Search This Blog

Monday, May 3, 2010

Something to call my own

So that 'job' that I started a month ago has turned out to be a good thing. The 'job' that I so inconvenienced everyone with (for such low pay) has turned out to be something I could do well. It's to do with international logistics and it has turned out to be a really good opportunity to learn about the nitty gritty details in import and exporting, booking containers and dealing with shipping related matters. It's quite interesting and not as droll as I thought it would be. Most of all, it has given me an identity outside of what I do with my husband and I am quite liking it. I always knew that an independent soul like me could never work full time with my husband on a home business.
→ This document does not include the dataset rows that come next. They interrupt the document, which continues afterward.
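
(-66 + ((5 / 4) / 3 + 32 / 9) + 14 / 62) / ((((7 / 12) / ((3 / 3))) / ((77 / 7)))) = -108383 / 93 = -1165.41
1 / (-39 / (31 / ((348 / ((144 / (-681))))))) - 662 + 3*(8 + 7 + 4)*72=3442.00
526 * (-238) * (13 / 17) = -95732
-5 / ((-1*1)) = 5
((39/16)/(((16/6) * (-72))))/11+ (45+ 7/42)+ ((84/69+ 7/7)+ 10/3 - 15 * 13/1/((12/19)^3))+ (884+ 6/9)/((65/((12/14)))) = -754975500901/1060899840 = -711.64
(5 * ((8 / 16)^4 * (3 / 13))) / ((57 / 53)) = 265 / 3952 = 0.07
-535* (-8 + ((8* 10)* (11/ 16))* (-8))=239680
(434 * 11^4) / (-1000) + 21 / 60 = -1588461 / 250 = -6353.84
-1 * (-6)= 6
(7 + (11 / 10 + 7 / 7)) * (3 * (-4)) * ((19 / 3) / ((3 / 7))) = -24206 / 15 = -1613.73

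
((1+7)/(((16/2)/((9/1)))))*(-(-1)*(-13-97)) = -990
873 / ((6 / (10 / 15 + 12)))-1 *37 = 1806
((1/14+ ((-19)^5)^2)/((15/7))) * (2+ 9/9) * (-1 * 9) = -154502869696587/2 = -77251434848293.50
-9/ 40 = -0.22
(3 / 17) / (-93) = -1 / 527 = -0.00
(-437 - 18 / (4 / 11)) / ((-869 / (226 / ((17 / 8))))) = 879592 / 14773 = 59.54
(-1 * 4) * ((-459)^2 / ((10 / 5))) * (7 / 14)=-210681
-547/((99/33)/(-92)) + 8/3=50332/3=16777.33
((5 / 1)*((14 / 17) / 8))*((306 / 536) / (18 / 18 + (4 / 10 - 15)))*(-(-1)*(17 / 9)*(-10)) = 875 / 2144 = 0.41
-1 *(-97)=97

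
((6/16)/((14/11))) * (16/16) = 33/112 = 0.29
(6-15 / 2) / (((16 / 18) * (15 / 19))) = -171 / 80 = -2.14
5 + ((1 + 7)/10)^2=141/25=5.64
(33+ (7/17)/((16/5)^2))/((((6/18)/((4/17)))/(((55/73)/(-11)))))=-2156865/1350208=-1.60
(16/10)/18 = 4/45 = 0.09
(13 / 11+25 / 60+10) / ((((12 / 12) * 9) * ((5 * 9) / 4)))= 1531 / 13365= 0.11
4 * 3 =12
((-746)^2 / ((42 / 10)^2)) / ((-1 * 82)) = -6956450 / 18081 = -384.74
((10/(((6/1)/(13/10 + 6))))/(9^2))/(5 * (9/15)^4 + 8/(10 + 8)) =9125/66366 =0.14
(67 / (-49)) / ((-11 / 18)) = 1206 / 539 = 2.24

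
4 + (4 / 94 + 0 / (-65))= 4.04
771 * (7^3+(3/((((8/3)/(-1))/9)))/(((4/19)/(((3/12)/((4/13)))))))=119974539/512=234325.27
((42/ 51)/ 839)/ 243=14/ 3465909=0.00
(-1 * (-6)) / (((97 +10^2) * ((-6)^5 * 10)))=-1 / 2553120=-0.00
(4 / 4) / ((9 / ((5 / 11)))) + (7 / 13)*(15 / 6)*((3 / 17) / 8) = 28075 / 350064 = 0.08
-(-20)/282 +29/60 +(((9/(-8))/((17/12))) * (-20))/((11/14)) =3650627/175780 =20.77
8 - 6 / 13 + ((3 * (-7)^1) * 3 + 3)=-682 / 13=-52.46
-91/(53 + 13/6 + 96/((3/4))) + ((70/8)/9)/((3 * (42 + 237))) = -2344801/4730724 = -0.50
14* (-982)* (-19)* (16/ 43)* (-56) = -234045952/ 43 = -5442929.12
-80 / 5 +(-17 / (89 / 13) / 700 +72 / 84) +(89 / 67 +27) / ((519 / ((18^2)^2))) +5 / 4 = 294829155351 / 51579950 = 5715.96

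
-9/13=-0.69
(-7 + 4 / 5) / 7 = -31 / 35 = -0.89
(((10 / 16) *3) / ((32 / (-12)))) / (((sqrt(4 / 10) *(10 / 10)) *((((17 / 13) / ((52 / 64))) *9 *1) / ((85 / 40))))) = -845 *sqrt(10) / 16384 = -0.16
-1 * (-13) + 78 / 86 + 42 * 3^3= 49360 / 43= 1147.91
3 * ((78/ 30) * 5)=39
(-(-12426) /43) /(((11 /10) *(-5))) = -52.54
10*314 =3140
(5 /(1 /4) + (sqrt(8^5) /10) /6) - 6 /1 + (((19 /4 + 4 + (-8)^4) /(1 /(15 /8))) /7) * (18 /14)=32 * sqrt(2) /15 + 2238517 /1568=1430.64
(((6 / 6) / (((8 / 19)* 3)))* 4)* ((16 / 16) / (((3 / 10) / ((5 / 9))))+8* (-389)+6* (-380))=-1382573 / 81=-17068.80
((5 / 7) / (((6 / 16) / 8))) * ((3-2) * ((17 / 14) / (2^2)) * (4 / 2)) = 1360 / 147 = 9.25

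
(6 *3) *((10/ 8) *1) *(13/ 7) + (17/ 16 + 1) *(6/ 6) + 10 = 6031/ 112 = 53.85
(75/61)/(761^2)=75/35326381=0.00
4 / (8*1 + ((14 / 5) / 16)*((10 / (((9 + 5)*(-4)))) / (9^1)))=0.50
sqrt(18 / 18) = 1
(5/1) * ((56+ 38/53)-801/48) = 169725/848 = 200.15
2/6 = 1/3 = 0.33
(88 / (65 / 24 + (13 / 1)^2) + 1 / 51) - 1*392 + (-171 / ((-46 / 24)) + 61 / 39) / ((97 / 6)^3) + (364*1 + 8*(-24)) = -968153701530629 / 4411800132909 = -219.45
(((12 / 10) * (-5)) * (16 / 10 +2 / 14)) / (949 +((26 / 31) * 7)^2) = -351726 / 33078955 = -0.01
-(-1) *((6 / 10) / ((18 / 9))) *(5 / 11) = 0.14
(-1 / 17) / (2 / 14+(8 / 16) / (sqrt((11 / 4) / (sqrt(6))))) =-2401 *sqrt(11) *6^(3 / 4) / 242845 - 539 *sqrt(11) *6^(1 / 4) / 242845+847 / 242845+3773 *sqrt(6) / 242845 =-0.10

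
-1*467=-467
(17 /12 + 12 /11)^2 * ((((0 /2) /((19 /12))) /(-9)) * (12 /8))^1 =0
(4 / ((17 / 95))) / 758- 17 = -109341 / 6443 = -16.97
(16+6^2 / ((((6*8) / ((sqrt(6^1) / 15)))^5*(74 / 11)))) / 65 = 11*sqrt(6) / 718129152000000+16 / 65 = 0.25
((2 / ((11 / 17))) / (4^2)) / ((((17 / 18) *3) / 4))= 3 / 11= 0.27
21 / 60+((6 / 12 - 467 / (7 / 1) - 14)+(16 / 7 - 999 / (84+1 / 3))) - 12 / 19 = -60605887 / 672980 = -90.06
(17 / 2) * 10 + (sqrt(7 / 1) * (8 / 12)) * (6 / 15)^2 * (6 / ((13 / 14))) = 224 * sqrt(7) / 325 + 85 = 86.82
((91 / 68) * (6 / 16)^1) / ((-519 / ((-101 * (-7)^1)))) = -64337 / 94112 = -0.68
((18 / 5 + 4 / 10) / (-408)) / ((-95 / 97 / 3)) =97 / 3230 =0.03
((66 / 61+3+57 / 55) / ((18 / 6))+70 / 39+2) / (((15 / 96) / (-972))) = -7462637568 / 218075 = -34220.51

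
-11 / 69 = -0.16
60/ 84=5/ 7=0.71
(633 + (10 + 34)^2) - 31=2538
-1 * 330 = -330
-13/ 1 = -13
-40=-40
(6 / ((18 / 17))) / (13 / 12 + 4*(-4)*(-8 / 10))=20 / 49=0.41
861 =861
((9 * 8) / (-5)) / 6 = -2.40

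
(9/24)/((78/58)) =29/104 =0.28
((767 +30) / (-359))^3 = -506261573 / 46268279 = -10.94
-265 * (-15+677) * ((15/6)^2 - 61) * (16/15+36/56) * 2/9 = 459749401/126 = 3648804.77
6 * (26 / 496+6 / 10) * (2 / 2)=3.91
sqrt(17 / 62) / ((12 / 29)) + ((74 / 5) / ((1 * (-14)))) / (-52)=1.29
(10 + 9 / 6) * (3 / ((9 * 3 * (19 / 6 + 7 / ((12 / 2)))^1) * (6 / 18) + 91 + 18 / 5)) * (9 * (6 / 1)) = 9315 / 668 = 13.94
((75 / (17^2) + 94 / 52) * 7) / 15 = 108731 / 112710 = 0.96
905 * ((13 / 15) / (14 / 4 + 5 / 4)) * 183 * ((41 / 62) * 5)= 58848530 / 589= 99912.61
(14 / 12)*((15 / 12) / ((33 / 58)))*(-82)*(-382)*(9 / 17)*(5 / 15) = 7948465 / 561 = 14168.39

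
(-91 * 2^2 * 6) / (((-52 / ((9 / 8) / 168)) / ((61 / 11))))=549 / 352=1.56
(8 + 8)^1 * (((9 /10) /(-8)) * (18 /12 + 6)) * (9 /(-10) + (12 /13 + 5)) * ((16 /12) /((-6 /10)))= 1959 /13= 150.69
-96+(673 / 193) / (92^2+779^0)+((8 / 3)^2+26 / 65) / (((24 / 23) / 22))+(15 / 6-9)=492806476 / 8822223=55.86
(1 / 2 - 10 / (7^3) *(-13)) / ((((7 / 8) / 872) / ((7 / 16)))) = 131454 / 343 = 383.25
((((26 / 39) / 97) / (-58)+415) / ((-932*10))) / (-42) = 62539 / 58988610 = 0.00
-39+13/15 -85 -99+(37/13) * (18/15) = -8530/39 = -218.72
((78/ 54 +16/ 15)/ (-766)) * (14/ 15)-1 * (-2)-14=-3103091/ 258525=-12.00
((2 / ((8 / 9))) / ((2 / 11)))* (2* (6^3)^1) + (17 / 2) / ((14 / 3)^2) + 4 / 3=6288923 / 1176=5347.72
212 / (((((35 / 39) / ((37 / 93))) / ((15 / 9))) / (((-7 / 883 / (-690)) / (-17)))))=-50986 / 481627935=-0.00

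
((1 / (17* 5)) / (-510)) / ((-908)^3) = 1 / 32452387075200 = 0.00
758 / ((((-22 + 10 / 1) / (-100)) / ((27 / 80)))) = 17055 / 8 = 2131.88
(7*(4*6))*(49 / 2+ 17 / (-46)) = 93240 / 23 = 4053.91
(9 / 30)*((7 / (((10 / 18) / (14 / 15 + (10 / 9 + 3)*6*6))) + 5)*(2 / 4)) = 141117 / 500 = 282.23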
I will end up despising him-through no fault of his own. 

After less than one month, they have decided to hire me full time and permanent and I was even able to negotiate a salary that I could live with (being that I am new in this field). My flexibility and 'easy-going nature' (ha ha) has paid off. It's also great to work with real adults, who are not suffering from high school hangups. It's great to work with people in the same intellectual level as you and you are not prone to pettiness. It feels such a relief, after being at so many jobs where it's just an upgraded version of high school drama, where there were still 'cafeteria' seating arrangements, except now it's the lunch room. 

The last couple of years, I have tried to work on myself, quietly. I have tried to not be swayed by the drama of others and to not let others negativity get to me and I tell myself that it's their problem not mine. Just because they are having a psychotic moment, it does not mean I have to join them. It's terribly hard at times, especially with the ones you love-it feels cold and detached to not get emotionally involved in their problems, but you can't. If I got involved with everyone emotionally, I would have to be committed by now.